Most preterm infants develop symptomatic hydrocephalus over several days, with a gradual shift in their clinical course. Infants with IVH should be observed closely with daily measurement of the occipitofrontal circumference. An increase of 0.5 to 1 cm/day for 2 to 3 consecutive days often suggests symptomatic hydrocephalus. The anterior fontanelle in very small infants is often quite large; usually the shift from a soft, slightly bulging fontanelle to a tense, full one can be appreciated. Widening of the space between the bone edges along the sagittal and coronal sutures (splayed sutures) is often a reliable finding on daily examination to assess the development of symptomatic hydrocephalus. Preterm infants with symptomatic hydrocephalus can have episodes of spontaneous apnea or bradycardia. Other symptoms and signs of increased intracranial pressure include refractory seizures, lethargy, and impaired upward gaze (“sunset” phenomenon). In addition to the daily clinical examination, serial ultrasound studies every few days are useful to assess for additional hemorrhage or the development of ventricular dilation. Rarely, preterm infants experience acute clinical deterioration due to a rapid onset of increased intracranial pressure. In these patients, more extensive and severe intracerebral hemorrhage may have occurred, often in association with other systemic problems such as sepsis and coagulopathy. Urgent interventions may be needed to sustain these infants, but the heroic nature and poor long-term outcome of these interventions should be discussed with the parents.

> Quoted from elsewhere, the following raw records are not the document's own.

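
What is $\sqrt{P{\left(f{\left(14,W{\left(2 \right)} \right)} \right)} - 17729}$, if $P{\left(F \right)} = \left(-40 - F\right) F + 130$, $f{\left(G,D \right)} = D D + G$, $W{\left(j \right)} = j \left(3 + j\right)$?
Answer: $i \sqrt{35155} \approx 187.5 i$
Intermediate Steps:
$f{\left(G,D \right)} = G + D^{2}$ ($f{\left(G,D \right)} = D^{2} + G = G + D^{2}$)
$P{\left(F \right)} = 130 + F \left(-40 - F\right)$ ($P{\left(F \right)} = F \left(-40 - F\right) + 130 = 130 + F \left(-40 - F\right)$)
$\sqrt{P{\left(f{\left(14,W{\left(2 \right)} \right)} \right)} - 17729} = \sqrt{\left(130 - \left(14 + \left(2 \left(3 + 2\right)\right)^{2}\right)^{2} - 40 \left(14 + \left(2 \left(3 + 2\right)\right)^{2}\right)\right) - 17729} = \sqrt{\left(130 - \left(14 + \left(2 \cdot 5\right)^{2}\right)^{2} - 40 \left(14 + \left(2 \cdot 5\right)^{2}\right)\right) - 17729} = \sqrt{\left(130 - \left(14 + 10^{2}\right)^{2} - 40 \left(14 + 10^{2}\right)\right) - 17729} = \sqrt{\left(130 - \left(14 + 100\right)^{2} - 40 \left(14 + 100\right)\right) - 17729} = \sqrt{\left(130 - 114^{2} - 4560\right) - 17729} = \sqrt{\left(130 - 12996 - 4560\right) - 17729} = \sqrt{-17426 - 17729} = \sqrt{-35155} = i \sqrt{35155}$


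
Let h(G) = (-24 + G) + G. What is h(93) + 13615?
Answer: 13777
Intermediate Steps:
h(G) = -24 + 2*G
h(93) + 13615 = (-24 + 2*93) + 13615 = (-24 + 186) + 13615 = 162 + 13615 = 13777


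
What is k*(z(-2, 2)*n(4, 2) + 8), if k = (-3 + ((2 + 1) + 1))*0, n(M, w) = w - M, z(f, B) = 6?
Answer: 0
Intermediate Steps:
k = 0 (k = (-3 + (3 + 1))*0 = (-3 + 4)*0 = 1*0 = 0)
k*(z(-2, 2)*n(4, 2) + 8) = 0*(6*(2 - 1*4) + 8) = 0*(6*(2 - 4) + 8) = 0*(6*(-2) + 8) = 0*(-12 + 8) = 0*(-4) = 0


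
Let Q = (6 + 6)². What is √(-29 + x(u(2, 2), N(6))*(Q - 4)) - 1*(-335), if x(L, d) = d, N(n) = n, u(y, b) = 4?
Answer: 335 + √811 ≈ 363.48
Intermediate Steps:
Q = 144 (Q = 12² = 144)
√(-29 + x(u(2, 2), N(6))*(Q - 4)) - 1*(-335) = √(-29 + 6*(144 - 4)) - 1*(-335) = √(-29 + 6*140) + 335 = √(-29 + 840) + 335 = √811 + 335 = 335 + √811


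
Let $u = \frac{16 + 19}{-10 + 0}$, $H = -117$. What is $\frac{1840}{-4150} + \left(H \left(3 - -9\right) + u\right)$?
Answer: $- \frac{1168593}{830} \approx -1407.9$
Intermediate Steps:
$u = - \frac{7}{2}$ ($u = \frac{35}{-10} = 35 \left(- \frac{1}{10}\right) = - \frac{7}{2} \approx -3.5$)
$\frac{1840}{-4150} + \left(H \left(3 - -9\right) + u\right) = \frac{1840}{-4150} - \left(\frac{7}{2} + 117 \left(3 - -9\right)\right) = 1840 \left(- \frac{1}{4150}\right) - \left(\frac{7}{2} + 117 \left(3 + 9\right)\right) = - \frac{184}{415} - \frac{2815}{2} = - \frac{1168593}{830}$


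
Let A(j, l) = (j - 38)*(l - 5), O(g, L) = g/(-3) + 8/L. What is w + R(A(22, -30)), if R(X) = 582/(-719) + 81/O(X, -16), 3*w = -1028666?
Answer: -830585998102/2422311 ≈ -3.4289e+5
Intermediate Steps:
w = -1028666/3 (w = (⅓)*(-1028666) = -1028666/3 ≈ -3.4289e+5)
O(g, L) = 8/L - g/3 (O(g, L) = g*(-⅓) + 8/L = -g/3 + 8/L = 8/L - g/3)
A(j, l) = (-38 + j)*(-5 + l)
R(X) = -582/719 + 81/(-½ - X/3) (R(X) = 582/(-719) + 81/(8/(-16) - X/3) = 582*(-1/719) + 81/(8*(-1/16) - X/3) = -582/719 + 81/(-½ - X/3))
w + R(A(22, -30)) = -1028666/3 + 12*(-29265 - 97*(190 - 38*(-30) - 5*22 + 22*(-30)))/(719*(3 + 2*(190 - 38*(-30) - 5*22 + 22*(-30)))) = -1028666/3 + 12*(-29265 - 97*(190 + 1140 - 110 - 660))/(719*(3 + 2*(190 + 1140 - 110 - 660))) = -1028666/3 + 12*(-29265 - 97*560)/(719*(3 + 2*560)) = -1028666/3 + 12*(-29265 - 54320)/(719*(3 + 1120)) = -1028666/3 + (12/719)*(-83585)/1123 = -1028666/3 + (12/719)*(1/1123)*(-83585) = -1028666/3 - 1003020/807437 = -830585998102/2422311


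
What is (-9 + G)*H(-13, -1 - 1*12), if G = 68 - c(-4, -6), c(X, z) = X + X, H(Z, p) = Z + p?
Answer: -1742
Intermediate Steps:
c(X, z) = 2*X
G = 76 (G = 68 - 2*(-4) = 68 - 1*(-8) = 68 + 8 = 76)
(-9 + G)*H(-13, -1 - 1*12) = (-9 + 76)*(-13 + (-1 - 1*12)) = 67*(-13 + (-1 - 12)) = 67*(-13 - 13) = 67*(-26) = -1742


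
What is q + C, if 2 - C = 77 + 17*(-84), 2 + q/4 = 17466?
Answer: 71209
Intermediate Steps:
q = 69856 (q = -8 + 4*17466 = -8 + 69864 = 69856)
C = 1353 (C = 2 - (77 + 17*(-84)) = 2 - (77 - 1428) = 2 - 1*(-1351) = 2 + 1351 = 1353)
q + C = 69856 + 1353 = 71209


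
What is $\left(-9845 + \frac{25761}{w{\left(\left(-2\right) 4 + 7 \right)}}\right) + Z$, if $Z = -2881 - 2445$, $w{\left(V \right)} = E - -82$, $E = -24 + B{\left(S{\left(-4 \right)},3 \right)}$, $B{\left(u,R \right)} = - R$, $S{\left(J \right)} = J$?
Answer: $- \frac{808644}{55} \approx -14703.0$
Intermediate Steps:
$E = -27$ ($E = -24 - 3 = -27$)
$w{\left(V \right)} = 55$ ($w{\left(V \right)} = -27 - -82 = -27 + 82 = 55$)
$Z = -5326$
$\left(-9845 + \frac{25761}{w{\left(\left(-2\right) 4 + 7 \right)}}\right) + Z = \left(-9845 + \frac{25761}{55}\right) - 5326 = - \frac{515714}{55} - 5326 = - \frac{808644}{55}$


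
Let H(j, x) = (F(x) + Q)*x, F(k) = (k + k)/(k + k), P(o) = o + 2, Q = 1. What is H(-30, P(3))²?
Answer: 100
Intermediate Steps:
P(o) = 2 + o
F(k) = 1 (F(k) = (2*k)/((2*k)) = (2*k)*(1/(2*k)) = 1)
H(j, x) = 2*x (H(j, x) = (1 + 1)*x = 2*x)
H(-30, P(3))² = (2*(2 + 3))² = (2*5)² = 10² = 100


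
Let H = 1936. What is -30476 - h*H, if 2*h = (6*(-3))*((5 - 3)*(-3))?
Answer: -135020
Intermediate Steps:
h = 54 (h = ((6*(-3))*((5 - 3)*(-3)))/2 = (-36*(-3))/2 = (-18*(-6))/2 = (½)*108 = 54)
-30476 - h*H = -30476 - 54*1936 = -30476 - 1*104544 = -30476 - 104544 = -135020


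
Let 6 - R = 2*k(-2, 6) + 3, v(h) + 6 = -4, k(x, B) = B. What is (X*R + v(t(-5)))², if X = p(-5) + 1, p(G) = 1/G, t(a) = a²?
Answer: 7396/25 ≈ 295.84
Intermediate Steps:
v(h) = -10 (v(h) = -6 - 4 = -10)
R = -9 (R = 6 - (2*6 + 3) = 6 - (12 + 3) = 6 - 1*15 = 6 - 15 = -9)
X = ⅘ (X = 1/(-5) + 1 = -⅕ + 1 = ⅘ ≈ 0.80000)
(X*R + v(t(-5)))² = ((⅘)*(-9) - 10)² = (-36/5 - 10)² = (-86/5)² = 7396/25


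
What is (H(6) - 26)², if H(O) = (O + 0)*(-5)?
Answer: 3136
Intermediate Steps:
H(O) = -5*O (H(O) = O*(-5) = -5*O)
(H(6) - 26)² = (-5*6 - 26)² = (-30 - 26)² = (-56)² = 3136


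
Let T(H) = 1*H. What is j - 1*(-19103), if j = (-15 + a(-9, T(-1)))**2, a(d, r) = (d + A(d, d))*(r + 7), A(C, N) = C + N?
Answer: 50432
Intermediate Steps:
T(H) = H
a(d, r) = 3*d*(7 + r) (a(d, r) = (d + (d + d))*(r + 7) = (d + 2*d)*(7 + r) = (3*d)*(7 + r) = 3*d*(7 + r))
j = 31329 (j = (-15 + 3*(-9)*(7 - 1))**2 = (-15 + 3*(-9)*6)**2 = (-15 - 162)**2 = (-177)**2 = 31329)
j - 1*(-19103) = 31329 - 1*(-19103) = 31329 + 19103 = 50432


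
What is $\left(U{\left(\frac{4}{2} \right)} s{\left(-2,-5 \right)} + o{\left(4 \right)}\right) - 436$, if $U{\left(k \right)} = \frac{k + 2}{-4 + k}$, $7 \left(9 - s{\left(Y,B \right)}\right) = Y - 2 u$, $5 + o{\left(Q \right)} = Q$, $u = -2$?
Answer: $- \frac{3181}{7} \approx -454.43$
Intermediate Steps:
$o{\left(Q \right)} = -5 + Q$
$s{\left(Y,B \right)} = \frac{59}{7} - \frac{Y}{7}$ ($s{\left(Y,B \right)} = 9 - \frac{Y - -4}{7} = 9 - \frac{Y + 4}{7} = 9 - \frac{4 + Y}{7} = 9 - \left(\frac{4}{7} + \frac{Y}{7}\right) = \frac{59}{7} - \frac{Y}{7}$)
$U{\left(k \right)} = \frac{2 + k}{-4 + k}$
$\left(U{\left(\frac{4}{2} \right)} s{\left(-2,-5 \right)} + o{\left(4 \right)}\right) - 436 = \left(\frac{2 + \frac{4}{2}}{-4 + \frac{4}{2}} \left(\frac{59}{7} - - \frac{2}{7}\right) + \left(-5 + 4\right)\right) - 436 = \left(\frac{2 + 4 \cdot \frac{1}{2}}{-4 + 4 \cdot \frac{1}{2}} \left(\frac{59}{7} + \frac{2}{7}\right) - 1\right) - 436 = \left(\frac{2 + 2}{-4 + 2} \cdot \frac{61}{7} - 1\right) - 436 = \left(\frac{1}{-2} \cdot 4 \cdot \frac{61}{7} - 1\right) - 436 = \left(\left(- \frac{1}{2}\right) 4 \cdot \frac{61}{7} - 1\right) - 436 = \left(\left(-2\right) \frac{61}{7} - 1\right) - 436 = \left(- \frac{122}{7} - 1\right) - 436 = - \frac{129}{7} - 436 = - \frac{3181}{7}$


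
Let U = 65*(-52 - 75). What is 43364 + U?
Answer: 35109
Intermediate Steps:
U = -8255 (U = 65*(-127) = -8255)
43364 + U = 43364 - 8255 = 35109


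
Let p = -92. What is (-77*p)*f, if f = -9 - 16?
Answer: -177100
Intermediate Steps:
f = -25
(-77*p)*f = -77*(-92)*(-25) = 7084*(-25) = -177100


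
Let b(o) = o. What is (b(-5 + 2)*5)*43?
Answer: -645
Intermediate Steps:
(b(-5 + 2)*5)*43 = ((-5 + 2)*5)*43 = -3*5*43 = -15*43 = -645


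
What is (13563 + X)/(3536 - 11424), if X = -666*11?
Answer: -6237/7888 ≈ -0.79070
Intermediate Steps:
X = -7326
(13563 + X)/(3536 - 11424) = (13563 - 7326)/(3536 - 11424) = 6237/(-7888) = 6237*(-1/7888) = -6237/7888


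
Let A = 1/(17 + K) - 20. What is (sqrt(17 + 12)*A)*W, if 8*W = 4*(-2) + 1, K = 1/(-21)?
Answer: 49693*sqrt(29)/2848 ≈ 93.962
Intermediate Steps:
K = -1/21 ≈ -0.047619
A = -7099/356 (A = 1/(17 - 1/21) - 20 = 1/(356/21) - 20 = 21/356 - 20 = -7099/356 ≈ -19.941)
W = -7/8 (W = (4*(-2) + 1)/8 = (-8 + 1)/8 = (1/8)*(-7) = -7/8 ≈ -0.87500)
(sqrt(17 + 12)*A)*W = (sqrt(17 + 12)*(-7099/356))*(-7/8) = (sqrt(29)*(-7099/356))*(-7/8) = -7099*sqrt(29)/356*(-7/8) = 49693*sqrt(29)/2848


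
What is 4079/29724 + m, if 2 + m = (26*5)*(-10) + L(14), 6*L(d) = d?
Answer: -38627213/29724 ≈ -1299.5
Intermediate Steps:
L(d) = d/6
m = -3899/3 (m = -2 + ((26*5)*(-10) + (1/6)*14) = -2 + (130*(-10) + 7/3) = -2 + (-1300 + 7/3) = -2 - 3893/3 = -3899/3 ≈ -1299.7)
4079/29724 + m = 4079/29724 - 3899/3 = -38627213/29724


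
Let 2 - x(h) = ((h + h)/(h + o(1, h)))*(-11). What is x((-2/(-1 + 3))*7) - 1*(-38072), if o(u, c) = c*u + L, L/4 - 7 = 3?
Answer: 494885/13 ≈ 38068.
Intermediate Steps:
L = 40 (L = 28 + 4*3 = 28 + 12 = 40)
o(u, c) = 40 + c*u (o(u, c) = c*u + 40 = 40 + c*u)
x(h) = 2 + 22*h/(40 + 2*h) (x(h) = 2 - (h + h)/(h + (40 + h*1))*(-11) = 2 - (2*h)/(h + (40 + h))*(-11) = 2 - (2*h)/(40 + 2*h)*(-11) = 2 - 2*h/(40 + 2*h)*(-11) = 2 - (-22)*h/(40 + 2*h) = 2 + 22*h/(40 + 2*h))
x((-2/(-1 + 3))*7) - 1*(-38072) = (40 + 13*((-2/(-1 + 3))*7))/(20 + (-2/(-1 + 3))*7) - 1*(-38072) = (40 + 13*((-2/2)*7))/(20 + (-2/2)*7) + 38072 = (40 + 13*(((½)*(-2))*7))/(20 + ((½)*(-2))*7) + 38072 = (40 + 13*(-1*7))/(20 - 1*7) + 38072 = (40 + 13*(-7))/(20 - 7) + 38072 = (40 - 91)/13 + 38072 = (1/13)*(-51) + 38072 = -51/13 + 38072 = 494885/13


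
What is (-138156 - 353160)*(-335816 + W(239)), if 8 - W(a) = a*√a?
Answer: 164987843328 + 117424524*√239 ≈ 1.6680e+11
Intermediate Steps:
W(a) = 8 - a^(3/2) (W(a) = 8 - a*√a = 8 - a^(3/2))
(-138156 - 353160)*(-335816 + W(239)) = (-138156 - 353160)*(-335816 + (8 - 239^(3/2))) = -491316*(-335816 + (8 - 239*√239)) = -491316*(-335808 - 239*√239) = 164987843328 + 117424524*√239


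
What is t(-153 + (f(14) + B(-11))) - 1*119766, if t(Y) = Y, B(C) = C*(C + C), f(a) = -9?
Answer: -119686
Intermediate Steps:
B(C) = 2*C² (B(C) = C*(2*C) = 2*C²)
t(-153 + (f(14) + B(-11))) - 1*119766 = (-153 + (-9 + 2*(-11)²)) - 1*119766 = (-153 + (-9 + 2*121)) - 119766 = (-153 + (-9 + 242)) - 119766 = (-153 + 233) - 119766 = 80 - 119766 = -119686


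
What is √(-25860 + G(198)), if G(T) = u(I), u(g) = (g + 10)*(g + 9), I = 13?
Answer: I*√25354 ≈ 159.23*I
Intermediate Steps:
u(g) = (9 + g)*(10 + g) (u(g) = (10 + g)*(9 + g) = (9 + g)*(10 + g))
G(T) = 506 (G(T) = 90 + 13² + 19*13 = 90 + 169 + 247 = 506)
√(-25860 + G(198)) = √(-25860 + 506) = √(-25354) = I*√25354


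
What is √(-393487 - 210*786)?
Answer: I*√558547 ≈ 747.36*I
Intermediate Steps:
√(-393487 - 210*786) = √(-393487 - 165060) = √(-558547) = I*√558547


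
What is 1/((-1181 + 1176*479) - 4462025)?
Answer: -1/3899902 ≈ -2.5642e-7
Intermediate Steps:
1/((-1181 + 1176*479) - 4462025) = 1/((-1181 + 563304) - 4462025) = 1/(562123 - 4462025) = 1/(-3899902) = -1/3899902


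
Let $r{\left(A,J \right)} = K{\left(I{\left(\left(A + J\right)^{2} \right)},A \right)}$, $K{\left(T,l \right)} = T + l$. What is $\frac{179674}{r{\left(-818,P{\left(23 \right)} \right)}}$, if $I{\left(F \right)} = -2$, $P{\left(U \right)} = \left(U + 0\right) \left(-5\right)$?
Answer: $- \frac{89837}{410} \approx -219.11$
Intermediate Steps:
$P{\left(U \right)} = - 5 U$ ($P{\left(U \right)} = U \left(-5\right) = - 5 U$)
$r{\left(A,J \right)} = -2 + A$
$\frac{179674}{r{\left(-818,P{\left(23 \right)} \right)}} = \frac{179674}{-2 - 818} = \frac{179674}{-820} = 179674 \left(- \frac{1}{820}\right) = - \frac{89837}{410}$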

Hydrocephalus ex vacuo refers to ventricular dilation without increased intracranial pressure. In the mid-1990s, 24% of surviving infants with IVH had ventricular dilation without progression.⁵ Hydrocephalus ex vacuo reflects encephalomalacia, or a lack of adequate parenchymal brain growth; the implications for developmental outcomes are discussed later. Infants can have transient symptomatic hydrocephalus that spontaneously resolves. Distinguishing hydrocephalus ex vacuo from symptomatic hydrocephalus can be challenging. With continued observation, the type of hydrocephalus typically declares itself.

Treatment

Preterm infants are challenging patients. Their relatively poor nutrition, immature immune system, and other comorbidities make them less than ideal surgical candidates. For example, many preterm infants have anemia of prematurity treated with erythropoietin, red blood cell, and platelet transfusions. Even with scrupulous attention to minimizing blood loss during surgery, a preterm neonate may require a transfusion after a surgical procedure. Because grades III and IV IVH tend to occur in the smallest and sickest infants, they are more likely to have other confounding illnesses. Interventions for symptomatic hydrocephalus are offered in a stepwise progression to identify patients in whom permanent CSF diversion is not required. This process allows surgery to be avoided in all but the few who definitely need it. It also shows the family that every reasonable nonsurgical measure has been tried. This is important because neither CSF shunts nor endoscopic third ventriculostomy offers highly effective lifelong treatment without complications.